Hearings begin on elections bill described as civil

Marc Kovac Dix Capital Bureau Published:

COLUMBUS — The Ohio Senate began hearings Wednesday on what one sponsor characterized as a warm, fuzzy election bill containing a series of mostly noncontroversial provisions that members from both sides of the political aisle support.

Senate Bill 10, among GOP leaders’ priority issues of the new session, is co-sponsored by Republican and Democratic lawmakers. It stands in contrast to other election-related legislation debated in recent years that included photo identification requirements and other more controversial provisions that led to lengthy floor debates and public protest.

SB 10 proposes to:

• Ensure eligible voters waiting in line during early voting days to be permitted to cast a ballot after the polls close.

• Allow disabled voters to cast ballots from their cars or receive assistance in casting provisional ballots.

• Increase to 10 minutes from five the amount of time voters have to consider their ballot choices at voting machines.

• Provide “reasonable access” for journalists to polling places.

In testimony before the Senate’s State Government Oversight and Reform Committee Wednesday, Sen. Bill Coley, a Republican from southwestern Ohio and primary co-sponsor, called the legislation a “small but nonetheless important step in improving voter accessibility at the polls and increasing transparency in the system.”

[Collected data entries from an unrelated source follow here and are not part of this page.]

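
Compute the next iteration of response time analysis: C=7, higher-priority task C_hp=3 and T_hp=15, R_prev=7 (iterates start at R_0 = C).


R_next = C + ceil(R_prev / T_hp) * C_hp
ceil(7 / 15) = ceil(0.4667) = 1
Interference = 1 * 3 = 3
R_next = 7 + 3 = 10

10


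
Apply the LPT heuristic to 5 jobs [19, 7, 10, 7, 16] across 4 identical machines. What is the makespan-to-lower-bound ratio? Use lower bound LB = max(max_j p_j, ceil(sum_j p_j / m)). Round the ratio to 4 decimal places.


LPT order: [19, 16, 10, 7, 7]
Machine loads after assignment: [19, 16, 10, 14]
LPT makespan = 19
Lower bound = max(max_job, ceil(total/4)) = max(19, 15) = 19
Ratio = 19 / 19 = 1.0

1.0


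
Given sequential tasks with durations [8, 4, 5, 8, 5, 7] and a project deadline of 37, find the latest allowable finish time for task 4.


LF(activity 4) = deadline - sum of successor durations
Successors: activities 5 through 6 with durations [5, 7]
Sum of successor durations = 12
LF = 37 - 12 = 25

25


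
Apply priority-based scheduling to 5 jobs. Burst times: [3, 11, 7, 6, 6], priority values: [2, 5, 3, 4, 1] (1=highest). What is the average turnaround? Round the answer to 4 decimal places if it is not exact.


Sort by priority (ascending = highest first):
Order: [(1, 6), (2, 3), (3, 7), (4, 6), (5, 11)]
Completion times:
  Priority 1, burst=6, C=6
  Priority 2, burst=3, C=9
  Priority 3, burst=7, C=16
  Priority 4, burst=6, C=22
  Priority 5, burst=11, C=33
Average turnaround = 86/5 = 17.2

17.2


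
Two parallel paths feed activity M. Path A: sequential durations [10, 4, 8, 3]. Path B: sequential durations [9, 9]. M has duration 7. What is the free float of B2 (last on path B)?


ES(B2) = sum of predecessors on chain B = 9
EF(B2) = ES + duration = 9 + 9 = 18
Successor of B2 is M. ES(M) = max(sum(A), sum(B)) = max(25, 18) = 25
Free float = ES(successor) - EF(current) = 25 - 18 = 7

7


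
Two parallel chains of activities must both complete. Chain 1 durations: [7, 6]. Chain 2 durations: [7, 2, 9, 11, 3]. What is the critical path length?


Path A total = 7 + 6 = 13
Path B total = 7 + 2 + 9 + 11 + 3 = 32
Critical path = longest path = max(13, 32) = 32

32


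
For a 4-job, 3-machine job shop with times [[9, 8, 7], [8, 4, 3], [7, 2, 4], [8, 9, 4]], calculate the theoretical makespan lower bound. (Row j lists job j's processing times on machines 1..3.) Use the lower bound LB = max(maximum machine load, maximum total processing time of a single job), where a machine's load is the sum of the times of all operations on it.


Machine loads:
  Machine 1: 9 + 8 + 7 + 8 = 32
  Machine 2: 8 + 4 + 2 + 9 = 23
  Machine 3: 7 + 3 + 4 + 4 = 18
Max machine load = 32
Job totals:
  Job 1: 24
  Job 2: 15
  Job 3: 13
  Job 4: 21
Max job total = 24
Lower bound = max(32, 24) = 32

32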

Sen. Shirley Smith, a Democrat from Cleveland and the other primary co-sponsor of the bill, touted law changes to provide greater accessibility for disabled Ohioans to the polls.

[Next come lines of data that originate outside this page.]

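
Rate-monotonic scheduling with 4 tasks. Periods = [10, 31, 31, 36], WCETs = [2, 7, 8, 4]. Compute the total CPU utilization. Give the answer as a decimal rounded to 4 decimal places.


Compute individual utilizations (exact fractions):
  Task 1: C/T = 2/10 = 1/5 (approx. 0.2)
  Task 2: C/T = 7/31 (approx. 0.2258)
  Task 3: C/T = 8/31 (approx. 0.2581)
  Task 4: C/T = 4/36 = 1/9 (approx. 0.1111)
Total utilization U = 1/5 + 7/31 + 8/31 + 1/9 = 1109/1395
Rounded to 4 decimal places: U = 0.7950
RM (Liu & Layland) bound for 4 tasks = 0.756828; compare with U = 1109/1395 (approx. 0.794982)
bound < U <= 1, so the RM sufficient condition is not met (inconclusive; an exact test such as response-time analysis is needed).

0.7950


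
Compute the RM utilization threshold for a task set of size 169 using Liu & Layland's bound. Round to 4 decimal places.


Compute 2^(1/169) = 1.0041098851
Subtract 1: 1.0041098851 - 1 = 0.0041098851
Multiply by n: 169 * 0.0041098851 = 0.6945705819
Round to 4 dp: 0.6946

0.6946


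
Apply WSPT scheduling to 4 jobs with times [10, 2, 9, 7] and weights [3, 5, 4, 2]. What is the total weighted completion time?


Compute p/w ratios and sort ascending (WSPT): [(2, 5), (9, 4), (10, 3), (7, 2)]
Compute weighted completion times:
  Job (p=2,w=5): C=2, w*C=5*2=10
  Job (p=9,w=4): C=11, w*C=4*11=44
  Job (p=10,w=3): C=21, w*C=3*21=63
  Job (p=7,w=2): C=28, w*C=2*28=56
Total weighted completion time = 173

173


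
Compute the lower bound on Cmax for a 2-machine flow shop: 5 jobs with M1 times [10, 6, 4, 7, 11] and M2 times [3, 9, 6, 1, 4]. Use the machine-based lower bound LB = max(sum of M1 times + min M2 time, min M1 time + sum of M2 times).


LB1 = sum(M1 times) + min(M2 times) = 38 + 1 = 39
LB2 = min(M1 times) + sum(M2 times) = 4 + 23 = 27
Lower bound = max(LB1, LB2) = max(39, 27) = 39

39


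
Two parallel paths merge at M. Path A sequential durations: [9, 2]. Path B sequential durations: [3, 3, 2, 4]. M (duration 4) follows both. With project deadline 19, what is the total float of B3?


Forward pass: ES(B3) = sum of predecessors on chain B = 6
EF = ES + duration = 6 + 2 = 8
Backward pass: LF(M) = deadline = 19; LS(M) = 19 - 4 = 15
LF(B3) = LS(M) - sum(successors on chain B) = 15 - 4 = 11
LS = LF - duration = 11 - 2 = 9
Total float = LS - ES = 9 - 6 = 3

3


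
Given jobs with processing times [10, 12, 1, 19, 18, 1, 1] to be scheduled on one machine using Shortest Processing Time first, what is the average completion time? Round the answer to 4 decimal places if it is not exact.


Sort jobs by processing time (SPT order): [1, 1, 1, 10, 12, 18, 19]
Compute completion times sequentially:
  Job 1: processing = 1, completes at 1
  Job 2: processing = 1, completes at 2
  Job 3: processing = 1, completes at 3
  Job 4: processing = 10, completes at 13
  Job 5: processing = 12, completes at 25
  Job 6: processing = 18, completes at 43
  Job 7: processing = 19, completes at 62
Sum of completion times = 149
Average completion time = 149/7 = 21.2857

21.2857


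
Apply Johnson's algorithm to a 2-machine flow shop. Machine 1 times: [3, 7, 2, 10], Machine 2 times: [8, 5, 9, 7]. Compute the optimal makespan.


Apply Johnson's rule:
  Group 1 (a <= b): [(3, 2, 9), (1, 3, 8)]
  Group 2 (a > b): [(4, 10, 7), (2, 7, 5)]
Optimal job order: [3, 1, 4, 2]
Schedule:
  Job 3: M1 done at 2, M2 done at 11
  Job 1: M1 done at 5, M2 done at 19
  Job 4: M1 done at 15, M2 done at 26
  Job 2: M1 done at 22, M2 done at 31
Makespan = 31

31


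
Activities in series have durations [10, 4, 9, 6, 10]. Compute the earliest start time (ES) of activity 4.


Activity 4 starts after activities 1 through 3 complete.
Predecessor durations: [10, 4, 9]
ES = 10 + 4 + 9 = 23

23


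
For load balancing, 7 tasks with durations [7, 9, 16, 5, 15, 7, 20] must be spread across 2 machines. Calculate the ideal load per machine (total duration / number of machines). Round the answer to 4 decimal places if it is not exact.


Total processing time = 7 + 9 + 16 + 5 + 15 + 7 + 20 = 79
Number of machines = 2
Ideal balanced load = 79 / 2 = 39.5

39.5


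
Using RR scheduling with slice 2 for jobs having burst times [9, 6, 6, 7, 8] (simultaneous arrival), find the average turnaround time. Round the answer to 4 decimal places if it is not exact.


Time quantum = 2
Execution trace:
  J1 runs 2 units, time = 2
  J2 runs 2 units, time = 4
  J3 runs 2 units, time = 6
  J4 runs 2 units, time = 8
  J5 runs 2 units, time = 10
  J1 runs 2 units, time = 12
  J2 runs 2 units, time = 14
  J3 runs 2 units, time = 16
  J4 runs 2 units, time = 18
  J5 runs 2 units, time = 20
  J1 runs 2 units, time = 22
  J2 runs 2 units, time = 24
  J3 runs 2 units, time = 26
  J4 runs 2 units, time = 28
  J5 runs 2 units, time = 30
  J1 runs 2 units, time = 32
  J4 runs 1 units, time = 33
  J5 runs 2 units, time = 35
  J1 runs 1 units, time = 36
Finish times: [36, 24, 26, 33, 35]
Average turnaround = 154/5 = 30.8

30.8


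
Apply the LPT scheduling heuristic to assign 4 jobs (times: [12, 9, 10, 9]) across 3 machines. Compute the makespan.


Sort jobs in decreasing order (LPT): [12, 10, 9, 9]
Assign each job to the least loaded machine:
  Machine 1: jobs [12], load = 12
  Machine 2: jobs [10], load = 10
  Machine 3: jobs [9, 9], load = 18
Makespan = max load = 18

18


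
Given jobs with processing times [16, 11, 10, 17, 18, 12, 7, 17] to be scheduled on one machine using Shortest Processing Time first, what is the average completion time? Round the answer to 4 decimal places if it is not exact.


Sort jobs by processing time (SPT order): [7, 10, 11, 12, 16, 17, 17, 18]
Compute completion times sequentially:
  Job 1: processing = 7, completes at 7
  Job 2: processing = 10, completes at 17
  Job 3: processing = 11, completes at 28
  Job 4: processing = 12, completes at 40
  Job 5: processing = 16, completes at 56
  Job 6: processing = 17, completes at 73
  Job 7: processing = 17, completes at 90
  Job 8: processing = 18, completes at 108
Sum of completion times = 419
Average completion time = 419/8 = 52.375

52.375


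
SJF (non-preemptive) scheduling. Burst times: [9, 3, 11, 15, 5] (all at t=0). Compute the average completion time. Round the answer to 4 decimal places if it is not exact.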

“It is easy for most of us to forget how difficult life is for people who rely on wheelchairs, prosthetic limbs and the assistance of others,” she said in written testimony provided to the lawmaker panel. “... That is why I believe that our laws should be written to guarantee everyone universal access to polling locations in line with the national Americans with Disabilities Act. And where such accommodations are not possible, the law should be flexible enough to accommodate varying levels of ability.”